The reason for his failed attempt at suicide was that Yang was owed millions by the local government over a construction project he undertook years ago. Meanwhile, he had to face his own creditors who harassed him every day.

It was reported that the local officials were capable of repaying Yang, but decided not to do so because the debts were incurred by their predecessors, and also because of alleged irregularity involved in the particular project. Hence the prolonged delay in repayment.

Even if irregularity is confirmed, the blame lies less with Yang than with the very people who awarded him the project. And alleged irregularity is no justifiable pretext for withholding the money due to the contractor.

During their limited tenures, Chinese bureaucrats usually try to leave their marks by spending lavishly on vanity projects and leaving behind a financial mess to their successors, who are reluctant to pay off others’ debts with the funds at their disposal. It is the creditors who suffer as a result of this bad blood.

This lack of continuity in acknowledging and financing official debts has given rise to a host of disturbing tales about official deadbeats. In Hezheng County, Gansu Province, 26 government agencies had paid their restaurant bills with nothing but IOUs worth more than 600,000 yuan over the course of 13 years. And now officials refused to redeem the IOUs, citing leadership changes.

On the face of it, this episode is a typical illustration of how treacherous some of our civil servants are when it comes to honoring their financial obligations. It also hints at the absence of a “contract spirit” in many Chinese bureaucrats, that they have little respect for contracts.

A random Baidu search of government repudiation of debts — Baidu is China’s largest search engine — turns up page after page of results, signaling the gravity of the problem. What’s worse, officials’ debt burden is probably much greater than meets the eye, which their creditors choose to remain silent about in order not to encourage a default or spoil “chances for future cooperation.”

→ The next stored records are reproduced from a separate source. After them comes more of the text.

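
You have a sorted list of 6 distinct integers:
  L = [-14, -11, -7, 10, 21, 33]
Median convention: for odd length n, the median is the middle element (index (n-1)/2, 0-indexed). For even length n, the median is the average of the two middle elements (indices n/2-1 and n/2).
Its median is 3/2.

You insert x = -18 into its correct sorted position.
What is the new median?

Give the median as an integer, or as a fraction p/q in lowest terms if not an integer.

Old list (sorted, length 6): [-14, -11, -7, 10, 21, 33]
Old median = 3/2
Insert x = -18
Old length even (6). Middle pair: indices 2,3 = -7,10.
New length odd (7). New median = single middle element.
x = -18: 0 elements are < x, 6 elements are > x.
New sorted list: [-18, -14, -11, -7, 10, 21, 33]
New median = -7

Answer: -7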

A civil servant friend who works for a Shanghai district government once told me that his employer outsourced some community work to a company, as part of a trend of government “downsizing.” But once the company did its job, the government refused to pay. Wary of ruffling the feathers of his debtors, the debt collector had to sugarcoat his pleas with blandishments lavished on officials.

As citizens we are often admonished by our government on the importance of respecting the cardinal rule of integrity, the cornerstone of a market economy. Yet it so happens that the very preachers of integrity often act in a way that runs counter to their professed beliefs.

Only when official deadbeats are made to pay can we hear less often of government’s shameless evasion of debts.